The narration is spot on. Characters are distinct and have their own agendas. You can feel Magpies pain, and her triumphs. Truly a wonderful book.
October 12, 2022
Fairy Tale by Stephen King – Review
So, this is one hell of a book for a lot of reasons. Some of those reasons are typical of Stephen King’s works, and others are not. There are hints and outright homages to others of his stories and novels throughout. There is the whisper of a Billy Bumbler in odd places, and a taste of Gilead. Then, there are the same hints and homages to classic and modern fairy tales. There is magic, and evil, heroism and darkness, and, to me, there is a message that shines through.
All of the stories are one big story. We’ve seen King draw his universes and worlds together, opening portals and doorways between them, but in Fairy Tale he manages to open new ones, and usher in the characters and stories of others to play in his world, while he manipulates theirs in turn.
On the surface it’s a great coming of age story about a boy who, through strange circumstances, grows up much more quickly than would otherwise have been the case, learns of love and loss, learns to put something more important before his own needs and desires – and learns this more than once.

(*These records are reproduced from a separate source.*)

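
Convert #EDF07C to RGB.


ED → 237 (R)
F0 → 240 (G)
7C → 124 (B)
= RGB(237, 240, 124)


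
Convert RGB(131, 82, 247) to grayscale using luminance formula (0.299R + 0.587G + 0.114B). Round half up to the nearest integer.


Gray = 0.299×R + 0.587×G + 0.114×B
Gray = 0.299×131 + 0.587×82 + 0.114×247
Gray = 39.169 + 48.134 + 28.158
Gray = 115.461 → round half up → 115
Gray = 115


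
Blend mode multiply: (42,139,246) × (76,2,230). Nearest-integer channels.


Multiply: C = A×B/255, rounded to nearest integer
R: 42×76/255 = 3192/255 ≈ 12.518 → 13
G: 139×2/255 = 278/255 ≈ 1.090 → 1
B: 246×230/255 = 56580/255 ≈ 221.882 → 222
= RGB(13, 1, 222)


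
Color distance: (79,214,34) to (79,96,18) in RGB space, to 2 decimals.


d = √[(R₁-R₂)² + (G₁-G₂)² + (B₁-B₂)²]
d = √[(79-79)² + (214-96)² + (34-18)²]
d = √[0 + 13924 + 256]
d = √14180
d ≈ 119.08


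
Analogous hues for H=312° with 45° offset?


Base hue: 312°
Left analog: (312 - 45) mod 360 = 267°
Right analog: (312 + 45) mod 360 = 357°
Analogous hues = 267° and 357°


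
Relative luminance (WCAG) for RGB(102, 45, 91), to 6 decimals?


Linearize each channel (sRGB transfer function): c = v/255; c_lin = c/12.92 if c ≤ 0.04045, else ((c+0.055)/1.055)^2.4
  R: 102/255 ≈ 0.400000 > 0.04045 → ((0.400000+0.055)/1.055)^2.4 ≈ 0.132868
  G: 45/255 ≈ 0.176471 > 0.04045 → ((0.176471+0.055)/1.055)^2.4 ≈ 0.026241
  B: 91/255 ≈ 0.356863 > 0.04045 → ((0.356863+0.055)/1.055)^2.4 ≈ 0.104616
R_lin = 0.132868, G_lin = 0.026241, B_lin = 0.104616
L = 0.2126×R + 0.7152×G + 0.0722×B
L = 0.2126×0.132868 + 0.7152×0.026241 + 0.0722×0.104616
L ≈ 0.054569


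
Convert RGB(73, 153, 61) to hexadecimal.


R = 73 → 49 (hex)
G = 153 → 99 (hex)
B = 61 → 3D (hex)
Hex = #49993D


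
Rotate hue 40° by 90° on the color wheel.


New hue = (H + rotation) mod 360
New hue = (40 + 90) mod 360
= 130 mod 360
= 130°


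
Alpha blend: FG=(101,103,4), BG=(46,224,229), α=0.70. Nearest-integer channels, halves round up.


C = α×F + (1-α)×B, with 1-α = 0.30
R: 0.70×101 + 0.30×46 = 70.70 + 13.80 = 84.50 → 85
G: 0.70×103 + 0.30×224 = 72.10 + 67.20 = 139.30 → 139
B: 0.70×4 + 0.30×229 = 2.80 + 68.70 = 71.50 → 72
= RGB(85, 139, 72)


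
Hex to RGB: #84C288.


84 → 132 (R)
C2 → 194 (G)
88 → 136 (B)
= RGB(132, 194, 136)


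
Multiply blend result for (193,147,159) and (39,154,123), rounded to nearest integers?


Multiply: C = A×B/255, rounded to nearest integer
R: 193×39/255 = 7527/255 ≈ 29.518 → 30
G: 147×154/255 = 22638/255 ≈ 88.776 → 89
B: 159×123/255 = 19557/255 ≈ 76.694 → 77
= RGB(30, 89, 77)


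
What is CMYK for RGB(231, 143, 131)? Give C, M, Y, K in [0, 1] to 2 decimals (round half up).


R'=231/255≈0.9059, G'=143/255≈0.5608, B'=131/255≈0.5137
K = 1 - max(R',G',B') = 1 - 231/255 = 24/255 = 0.09411… → 0.09
(1-R'-K)/(1-K) simplifies to (max-R)/max with max = 231:
C = (231-231)/231 = 0/231 = 0 → 0.00
M = (231-143)/231 = 88/231 = 0.38095… → 0.38
Y = (231-131)/231 = 100/231 = 0.43290… → 0.43
= CMYK(0.00, 0.38, 0.43, 0.09)


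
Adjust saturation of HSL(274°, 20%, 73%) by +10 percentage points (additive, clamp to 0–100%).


Original S = 20%
Adjustment = +10 percentage points
New S = 20 + (10) = 30
Clamp to [0, 100] → 30
= HSL(274°, 30%, 73%)


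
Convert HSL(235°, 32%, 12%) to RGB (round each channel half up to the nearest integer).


H=235°, S=0.32, L=0.12
C = (1-|2L-1|)×S = (1-|-0.76|)×0.32 = 0.0768
H' = H/60 = 235/60 ≈ 3.9167; X = C×(1-|H' mod 2 - 1|) = 0.0064
m = L - C/2 = 0.12 - 0.0384 = 0.0816
Sector ⌊H'⌋ = 3 → (R',G',B') = (0.0, 0.0064, 0.0768)
RGB = ((R'+m)×255, (G'+m)×255, (B'+m)×255) = (20.808, 22.44, 40.392)
Round half up → RGB(21, 22, 40)


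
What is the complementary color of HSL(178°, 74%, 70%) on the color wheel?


Complement = opposite side of color wheel = hue + 180°
H' = (178 + 180) mod 360 = 358°
S and L unchanged.
= HSL(358°, 74%, 70%)


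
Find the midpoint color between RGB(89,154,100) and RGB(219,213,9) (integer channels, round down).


Midpoint: each channel = ⌊(C₁+C₂)/2⌋
R: ⌊(89+219)/2⌋ = 154
G: ⌊(154+213)/2⌋ = 183
B: ⌊(100+9)/2⌋ = 54
= RGB(154, 183, 54)


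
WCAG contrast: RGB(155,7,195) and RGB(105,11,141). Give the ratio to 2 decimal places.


Linearize each sRGB channel c=v/255: c/12.92 if c ≤ 0.04045 else ((c+0.055)/1.055)^2.4
L = 0.2126×R_lin + 0.7152×G_lin + 0.0722×B_lin
Color 1 (155,7,195):
  R=155: 155/255≈0.6078 > 0.04045 → ((0.6078+0.055)/1.055)^2.4 ≈ 0.32778
  G=7: 7/255≈0.0275 ≤ 0.04045 → 0.0275/12.92 ≈ 0.00212
  B=195: 195/255≈0.7647 > 0.04045 → ((0.7647+0.055)/1.055)^2.4 ≈ 0.54572
  L1 = 0.2126×0.32778 + 0.7152×0.00212 + 0.0722×0.54572 ≈ 0.11061
Color 2 (105,11,141):
  R=105: 105/255≈0.4118 > 0.04045 → ((0.4118+0.055)/1.055)^2.4 ≈ 0.14126
  G=11: 11/255≈0.0431 > 0.04045 → ((0.0431+0.055)/1.055)^2.4 ≈ 0.00335
  B=141: 141/255≈0.5529 > 0.04045 → ((0.5529+0.055)/1.055)^2.4 ≈ 0.26636
  L2 = 0.2126×0.14126 + 0.7152×0.00335 + 0.0722×0.26636 ≈ 0.05166
Lighter = 0.11061, Darker = 0.05166
Ratio = (L_lighter + 0.05) / (L_darker + 0.05)
Ratio = (0.11061 + 0.05) / (0.05166 + 0.05) = 0.16061 / 0.10166 ≈ 1.5799
Ratio ≈ 1.58:1


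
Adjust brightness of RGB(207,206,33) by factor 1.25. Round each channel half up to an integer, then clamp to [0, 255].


Multiply each channel by 1.25, round half up, clamp to [0, 255]
R: 207×1.25 = 258.75 → round → 259 → clamp → 255
G: 206×1.25 = 257.5 → round → 258 → clamp → 255
B: 33×1.25 = 41.25 → round → 41
= RGB(255, 255, 41)


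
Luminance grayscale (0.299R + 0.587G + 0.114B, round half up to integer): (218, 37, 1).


Gray = 0.299×R + 0.587×G + 0.114×B
Gray = 0.299×218 + 0.587×37 + 0.114×1
Gray = 65.182 + 21.719 + 0.114
Gray = 87.015 → round half up → 87
Gray = 87


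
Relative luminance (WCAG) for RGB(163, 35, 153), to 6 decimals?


Linearize each channel (sRGB transfer function): c = v/255; c_lin = c/12.92 if c ≤ 0.04045, else ((c+0.055)/1.055)^2.4
  R: 163/255 ≈ 0.639216 > 0.04045 → ((0.639216+0.055)/1.055)^2.4 ≈ 0.366253
  G: 35/255 ≈ 0.137255 > 0.04045 → ((0.137255+0.055)/1.055)^2.4 ≈ 0.016807
  B: 153/255 ≈ 0.600000 > 0.04045 → ((0.600000+0.055)/1.055)^2.4 ≈ 0.318547
R_lin = 0.366253, G_lin = 0.016807, B_lin = 0.318547
L = 0.2126×R + 0.7152×G + 0.0722×B
L = 0.2126×0.366253 + 0.7152×0.016807 + 0.0722×0.318547
L ≈ 0.112885


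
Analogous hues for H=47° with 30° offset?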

But in this coming of age, there is magic. I won’t provide any spoilers, but there are two things in this book that you will find mostly absent in other books by Stephen King, and they felt, to me, as if they filled some slight chinksin in the armor of an amazing army of words.
This is the first book in a very long time that I literally thought about when I could not read and tried to find ways around work and life to get back to it.
I listened to the audio edition, and Seth Numrich, combined with King himself playing a part, brough a very diverse set of characters to life. They were distinct, not forced… just beautifully performed.
Could not be more highly recommended.
October 4, 2022
SUNDANCING – by Brian Keene – Review
This may, or may not appeal to a wide variety of readers, but it should. Anyone who believes the lives of writers, screenwriters, actors, or any creatives are simple, easy, or a big party needs to get hold of some of Brian Keene’s non-fiction and (mostly) non-fiction and pay attention. This book is a glimpse inside his trip to the Sundance Film Festival when his movie GHOUL premiered there.
Full Transparency, I already know most of the people who are characters, and there is an added level of fun hearing about their esapades among the rich and famous. The insights on Hollywood, though, and on those who are non-stop yakking movie-speak, going on about themselves, drinking too much coffee and not really creating things – just attached – are precious. The genuine emotion behind the telling of the story, the reactions a variety of brand new experiences, both good and bad, and the underlying hard life that brought them all to that place and time is gold.
I didn’t get to read this firs time around, but I’m glad that I have now. Highly recommended.